Zwischendurch haben wir immer wieder kleine Pausen gemacht und etwas gegessen oder getrunken. Um ungefähr 11.30 Uhr haben wir eine Mittagspause gemacht und sind noch weiter nach oben gegangen auf den Felsen. Oben angekommen haben wir ca. 1.5 Stunden Pause gemacht und haben unseren mitgebrachten Lunch gegessen. Nach der Pause durften wir weiter klettern oder ganz nach unten zu Frau Rusterholz gehen. 4 andere und ich sind nach unten gegangen, weil wir nicht mehr mochten. Bei Frau Rusterholz haben wir zum Beispiel gemacht, wer den höchsten Steinturm bauen kann in 15 Minuten, da hat Janis gewonnen.

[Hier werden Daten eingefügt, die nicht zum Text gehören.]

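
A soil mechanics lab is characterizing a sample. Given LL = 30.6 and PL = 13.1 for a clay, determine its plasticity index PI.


Result: 17.5

Derivation:
Using PI = LL - PL
PI = 30.6 - 13.1
PI = 17.5


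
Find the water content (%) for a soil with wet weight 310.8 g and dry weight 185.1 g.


Using w = (m_wet - m_dry) / m_dry * 100
m_wet - m_dry = 310.8 - 185.1 = 125.7 g
w = 125.7 / 185.1 * 100
w = 67.91 %


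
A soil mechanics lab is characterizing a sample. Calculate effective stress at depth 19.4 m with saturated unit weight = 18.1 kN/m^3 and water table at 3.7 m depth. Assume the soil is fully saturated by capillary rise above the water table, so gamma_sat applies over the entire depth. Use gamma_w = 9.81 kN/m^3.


Result: 197.12 kPa

Derivation:
Total stress = gamma_sat * depth
sigma = 18.1 * 19.4 = 351.14 kPa
Pore water pressure u = gamma_w * (depth - d_wt)
u = 9.81 * (19.4 - 3.7) = 154.017 kPa
Effective stress = sigma - u
sigma' = 351.14 - 154.017 = 197.12 kPa


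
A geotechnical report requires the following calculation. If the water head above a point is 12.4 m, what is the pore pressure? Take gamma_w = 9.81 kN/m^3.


Result: 121.64 kPa

Derivation:
Using u = gamma_w * h_w
u = 9.81 * 12.4
u = 121.64 kPa


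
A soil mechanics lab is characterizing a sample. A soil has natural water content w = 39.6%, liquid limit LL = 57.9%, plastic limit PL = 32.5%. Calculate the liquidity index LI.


First compute the plasticity index:
PI = LL - PL = 57.9 - 32.5 = 25.4
Then compute the liquidity index:
LI = (w - PL) / PI
LI = (39.6 - 32.5) / 25.4
LI = 0.28


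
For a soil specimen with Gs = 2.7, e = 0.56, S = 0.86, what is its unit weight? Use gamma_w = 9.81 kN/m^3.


Using gamma = gamma_w * (Gs + S*e) / (1 + e)
Numerator: Gs + S*e = 2.7 + 0.86*0.56 = 3.1816
Denominator: 1 + e = 1 + 0.56 = 1.56
gamma = 9.81 * 3.1816 / 1.56
gamma = 20.007 kN/m^3


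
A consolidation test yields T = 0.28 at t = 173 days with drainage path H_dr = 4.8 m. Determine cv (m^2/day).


Result: 0.03729 m^2/day

Derivation:
Using cv = T * H_dr^2 / t
H_dr^2 = 4.8^2 = 23.04
cv = 0.28 * 23.04 / 173
cv = 0.03729 m^2/day


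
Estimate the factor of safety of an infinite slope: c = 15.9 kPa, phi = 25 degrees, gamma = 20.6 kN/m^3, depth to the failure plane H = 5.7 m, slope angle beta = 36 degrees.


Result: 0.927

Derivation:
Using Fs = c / (gamma*H*sin(beta)*cos(beta)) + tan(phi)/tan(beta)
Cohesion contribution = 15.9 / (20.6*5.7*sin(36)*cos(36))
Cohesion contribution = 0.28476
Friction contribution = tan(25)/tan(36) = 0.641817
Fs = 0.28476 + 0.641817
Fs = 0.927


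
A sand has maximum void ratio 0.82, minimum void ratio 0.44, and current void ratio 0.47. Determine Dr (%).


Using Dr = (e_max - e) / (e_max - e_min) * 100
e_max - e = 0.82 - 0.47 = 0.35
e_max - e_min = 0.82 - 0.44 = 0.38
Dr = 0.35 / 0.38 * 100
Dr = 92.11 %


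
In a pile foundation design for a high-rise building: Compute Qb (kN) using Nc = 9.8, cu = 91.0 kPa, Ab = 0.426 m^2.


Result: 379.91 kN

Derivation:
Using Qb = Nc * cu * Ab
Qb = 9.8 * 91.0 * 0.426
Qb = 379.91 kN


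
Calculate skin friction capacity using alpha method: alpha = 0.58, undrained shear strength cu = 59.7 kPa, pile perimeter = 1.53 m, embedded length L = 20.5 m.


Result: 1086.04 kN

Derivation:
Using Qs = alpha * cu * perimeter * L
Qs = 0.58 * 59.7 * 1.53 * 20.5
Qs = 1086.04 kN


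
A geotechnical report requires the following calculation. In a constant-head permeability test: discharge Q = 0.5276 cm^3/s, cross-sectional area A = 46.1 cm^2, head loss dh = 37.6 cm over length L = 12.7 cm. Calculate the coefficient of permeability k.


Compute hydraulic gradient:
i = dh / L = 37.6 / 12.7 = 2.96063
Then apply Darcy's law:
k = Q / (A * i)
k = 0.5276 / (46.1 * 2.96063)
k = 0.5276 / 136.485
k = 0.003866 cm/s


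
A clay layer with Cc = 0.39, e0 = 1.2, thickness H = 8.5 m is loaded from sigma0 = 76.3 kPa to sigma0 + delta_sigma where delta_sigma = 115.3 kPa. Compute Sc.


Using Sc = Cc * H / (1 + e0) * log10((sigma0 + delta_sigma) / sigma0)
Stress ratio = (76.3 + 115.3) / 76.3 = 2.51114
log10(2.51114) = 0.399871
Cc * H / (1 + e0) = 0.39 * 8.5 / (1 + 1.2) = 1.50682
Sc = 1.50682 * 0.399871
Sc = 0.6025 m


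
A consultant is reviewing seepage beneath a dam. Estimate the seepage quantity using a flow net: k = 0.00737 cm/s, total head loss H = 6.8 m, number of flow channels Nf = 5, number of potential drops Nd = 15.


Result: 0.0001671 m^3/s per m

Derivation:
Convert k to m/s for unit consistency with H:
k = 0.00737 cm/s = 0.00737 / 100 m/s = 7.37e-05 m/s
Using q = k * H * Nf / Nd
Nf / Nd = 5 / 15 = 0.3333
q = 7.37e-05 * 6.8 * 0.3333
q = 0.0001671 m^3/s per m


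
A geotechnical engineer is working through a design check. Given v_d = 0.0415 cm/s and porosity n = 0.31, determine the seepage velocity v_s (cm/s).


Using v_s = v_d / n
v_s = 0.0415 / 0.31
v_s = 0.13387 cm/s


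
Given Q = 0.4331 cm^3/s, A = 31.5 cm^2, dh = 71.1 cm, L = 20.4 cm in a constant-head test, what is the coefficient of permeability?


Compute hydraulic gradient:
i = dh / L = 71.1 / 20.4 = 3.48529
Then apply Darcy's law:
k = Q / (A * i)
k = 0.4331 / (31.5 * 3.48529)
k = 0.4331 / 109.787
k = 0.003945 cm/s


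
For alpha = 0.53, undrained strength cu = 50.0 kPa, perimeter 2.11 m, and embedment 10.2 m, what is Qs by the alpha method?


Using Qs = alpha * cu * perimeter * L
Qs = 0.53 * 50.0 * 2.11 * 10.2
Qs = 570.33 kN


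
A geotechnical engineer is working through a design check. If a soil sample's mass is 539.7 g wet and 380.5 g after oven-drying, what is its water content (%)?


Using w = (m_wet - m_dry) / m_dry * 100
m_wet - m_dry = 539.7 - 380.5 = 159.2 g
w = 159.2 / 380.5 * 100
w = 41.84 %


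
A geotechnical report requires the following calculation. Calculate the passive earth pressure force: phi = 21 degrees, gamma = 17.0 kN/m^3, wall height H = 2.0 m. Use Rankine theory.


Compute passive earth pressure coefficient:
Kp = tan^2(45 + phi/2) = tan^2(55.5) = 2.117051
Compute passive force:
Pp = 0.5 * Kp * gamma * H^2
Pp = 0.5 * 2.117051 * 17.0 * 2.0^2
Pp = 71.98 kN/m


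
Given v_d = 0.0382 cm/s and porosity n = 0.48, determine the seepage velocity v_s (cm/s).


Using v_s = v_d / n
v_s = 0.0382 / 0.48
v_s = 0.07958 cm/s


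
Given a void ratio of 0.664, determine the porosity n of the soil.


Result: 0.399

Derivation:
Using the relation n = e / (1 + e)
n = 0.664 / (1 + 0.664)
n = 0.664 / 1.664
n = 0.399


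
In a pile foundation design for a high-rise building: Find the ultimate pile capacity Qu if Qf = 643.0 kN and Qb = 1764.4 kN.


Result: 2407.4 kN

Derivation:
Using Qu = Qf + Qb
Qu = 643.0 + 1764.4
Qu = 2407.4 kN


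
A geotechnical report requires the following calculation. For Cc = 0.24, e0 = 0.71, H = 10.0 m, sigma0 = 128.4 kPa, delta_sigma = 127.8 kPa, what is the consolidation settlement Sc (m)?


Result: 0.4211 m

Derivation:
Using Sc = Cc * H / (1 + e0) * log10((sigma0 + delta_sigma) / sigma0)
Stress ratio = (128.4 + 127.8) / 128.4 = 1.99533
log10(1.99533) = 0.300014
Cc * H / (1 + e0) = 0.24 * 10.0 / (1 + 0.71) = 1.40351
Sc = 1.40351 * 0.300014
Sc = 0.4211 m


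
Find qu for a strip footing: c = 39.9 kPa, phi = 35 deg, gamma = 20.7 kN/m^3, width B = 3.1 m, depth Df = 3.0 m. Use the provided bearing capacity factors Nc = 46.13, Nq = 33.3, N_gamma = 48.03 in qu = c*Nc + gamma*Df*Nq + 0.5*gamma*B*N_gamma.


Compute qu = c*Nc + gamma*Df*Nq + 0.5*gamma*B*N_gamma
Term 1: 39.9 * 46.13 = 1840.587
Term 2: 20.7 * 3.0 * 33.3 = 2067.93
Term 3: 0.5 * 20.7 * 3.1 * 48.03 = 1541.04255
qu = 1840.587 + 2067.93 + 1541.04255
qu = 5449.56 kPa


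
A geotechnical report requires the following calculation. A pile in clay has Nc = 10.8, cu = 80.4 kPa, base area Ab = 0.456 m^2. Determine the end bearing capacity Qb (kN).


Using Qb = Nc * cu * Ab
Qb = 10.8 * 80.4 * 0.456
Qb = 395.95 kN


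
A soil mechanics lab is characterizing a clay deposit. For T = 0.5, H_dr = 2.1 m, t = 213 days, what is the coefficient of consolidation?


Using cv = T * H_dr^2 / t
H_dr^2 = 2.1^2 = 4.41
cv = 0.5 * 4.41 / 213
cv = 0.01035 m^2/day


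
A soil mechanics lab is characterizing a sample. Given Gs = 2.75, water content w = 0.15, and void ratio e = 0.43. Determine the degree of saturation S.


Using S = Gs * w / e
S = 2.75 * 0.15 / 0.43
S = 0.9593


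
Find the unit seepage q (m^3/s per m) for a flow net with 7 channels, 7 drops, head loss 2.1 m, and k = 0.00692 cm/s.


Convert k to m/s for unit consistency with H:
k = 0.00692 cm/s = 0.00692 / 100 m/s = 6.92e-05 m/s
Using q = k * H * Nf / Nd
Nf / Nd = 7 / 7 = 1.0
q = 6.92e-05 * 2.1 * 1.0
q = 0.0001453 m^3/s per m


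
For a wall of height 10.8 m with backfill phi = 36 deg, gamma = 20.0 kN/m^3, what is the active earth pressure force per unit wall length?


Compute active earth pressure coefficient:
Ka = tan^2(45 - phi/2) = tan^2(27.0) = 0.259616
Compute active force:
Pa = 0.5 * Ka * gamma * H^2
Pa = 0.5 * 0.259616 * 20.0 * 10.8^2
Pa = 302.82 kN/m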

Leider mussten wir früher zusammenräumen, da es begonnen hat zu regnen. Als alle wieder gut unten gekommen sind, haben wir uns auf den Weg gemacht zurück zum Bahnhof und sind ins Lagerhaus gefahren. Ein wenig später kam auch die Wander-Gruppe zurück und wir haben noch ein bisschen Spiele gespielt bis zum Abendessen.

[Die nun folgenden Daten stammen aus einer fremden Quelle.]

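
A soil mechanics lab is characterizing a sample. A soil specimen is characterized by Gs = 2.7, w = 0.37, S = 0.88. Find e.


Result: 1.1352

Derivation:
Using the relation e = Gs * w / S
e = 2.7 * 0.37 / 0.88
e = 1.1352


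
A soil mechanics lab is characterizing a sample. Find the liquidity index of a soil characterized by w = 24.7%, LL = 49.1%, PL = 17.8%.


First compute the plasticity index:
PI = LL - PL = 49.1 - 17.8 = 31.3
Then compute the liquidity index:
LI = (w - PL) / PI
LI = (24.7 - 17.8) / 31.3
LI = 0.22


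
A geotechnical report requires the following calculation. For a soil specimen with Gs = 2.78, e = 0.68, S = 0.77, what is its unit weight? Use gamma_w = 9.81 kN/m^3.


Using gamma = gamma_w * (Gs + S*e) / (1 + e)
Numerator: Gs + S*e = 2.78 + 0.77*0.68 = 3.3036
Denominator: 1 + e = 1 + 0.68 = 1.68
gamma = 9.81 * 3.3036 / 1.68
gamma = 19.291 kN/m^3


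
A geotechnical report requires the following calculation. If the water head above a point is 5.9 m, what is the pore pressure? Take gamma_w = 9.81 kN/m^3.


Result: 57.88 kPa

Derivation:
Using u = gamma_w * h_w
u = 9.81 * 5.9
u = 57.88 kPa


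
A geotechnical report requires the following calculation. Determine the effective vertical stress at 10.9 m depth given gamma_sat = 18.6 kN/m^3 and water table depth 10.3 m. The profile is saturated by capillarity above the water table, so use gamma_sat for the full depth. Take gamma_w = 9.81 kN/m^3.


Total stress = gamma_sat * depth
sigma = 18.6 * 10.9 = 202.74 kPa
Pore water pressure u = gamma_w * (depth - d_wt)
u = 9.81 * (10.9 - 10.3) = 5.886 kPa
Effective stress = sigma - u
sigma' = 202.74 - 5.886 = 196.85 kPa


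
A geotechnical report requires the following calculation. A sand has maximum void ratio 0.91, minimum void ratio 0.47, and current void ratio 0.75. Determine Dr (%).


Using Dr = (e_max - e) / (e_max - e_min) * 100
e_max - e = 0.91 - 0.75 = 0.16
e_max - e_min = 0.91 - 0.47 = 0.44
Dr = 0.16 / 0.44 * 100
Dr = 36.36 %


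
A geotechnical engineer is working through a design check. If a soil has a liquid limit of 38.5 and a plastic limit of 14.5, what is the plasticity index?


Using PI = LL - PL
PI = 38.5 - 14.5
PI = 24.0


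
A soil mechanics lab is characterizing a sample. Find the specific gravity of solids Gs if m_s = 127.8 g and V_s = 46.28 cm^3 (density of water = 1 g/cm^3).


Result: 2.761

Derivation:
Using Gs = m_s / (V_s * rho_w)
Since rho_w = 1 g/cm^3:
Gs = 127.8 / 46.28
Gs = 2.761


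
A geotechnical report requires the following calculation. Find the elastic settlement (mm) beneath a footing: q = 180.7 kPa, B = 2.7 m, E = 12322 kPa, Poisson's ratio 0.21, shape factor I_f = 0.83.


Using Se = q * B * (1 - nu^2) * I_f / E
1 - nu^2 = 1 - 0.21^2 = 0.9559
Se = 180.7 * 2.7 * 0.9559 * 0.83 / 12322
Se = 0.031415 m
Convert to mm: Se = 0.031415 * 1000 = 31.415 mm


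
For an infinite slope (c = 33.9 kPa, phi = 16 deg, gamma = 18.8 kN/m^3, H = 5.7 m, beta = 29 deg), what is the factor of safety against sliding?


Result: 1.263

Derivation:
Using Fs = c / (gamma*H*sin(beta)*cos(beta)) + tan(phi)/tan(beta)
Cohesion contribution = 33.9 / (18.8*5.7*sin(29)*cos(29))
Cohesion contribution = 0.746065
Friction contribution = tan(16)/tan(29) = 0.517302
Fs = 0.746065 + 0.517302
Fs = 1.263


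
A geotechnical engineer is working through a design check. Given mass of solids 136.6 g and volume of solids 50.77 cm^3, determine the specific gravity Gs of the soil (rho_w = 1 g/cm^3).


Using Gs = m_s / (V_s * rho_w)
Since rho_w = 1 g/cm^3:
Gs = 136.6 / 50.77
Gs = 2.691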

Nach dem Abendessen war dann der Casinoabend. Der Dresscode war: Damen mit Hut oder Foulard und die Herren entweder mit Fliege oder Krawatte. Wer das nicht dabei hatte musste es sich entweder basteln oder ausleihen. Wir hatten ca. 1h 30 Min. Zeit, um uns fertig zu machen und in dieser Zeit durften wir auch unser Handy benutzen. Um 8 Uhr ging dann das Casino los. Wir konnten jeweils zu viert ein Spiel spielen, z.B. Roulette oder «Schiffli versänkis». Wer an diesem Abend am meisten Geld erspielt hat, hat gewonnen. Um 22 Uhr mussten wir unser Geld zählen und ich hatte dann 256.- gehabt. Am Schluss gab es die Rangverkündung und ich war auf dem ersten Platz, was ich nie gedacht hätte.                         Die ersten paar Plätze konnten sich etwas aussuchen und ich habe mich dann für Chips entschieden. Der Abend war echt schön und hat Spass gemacht.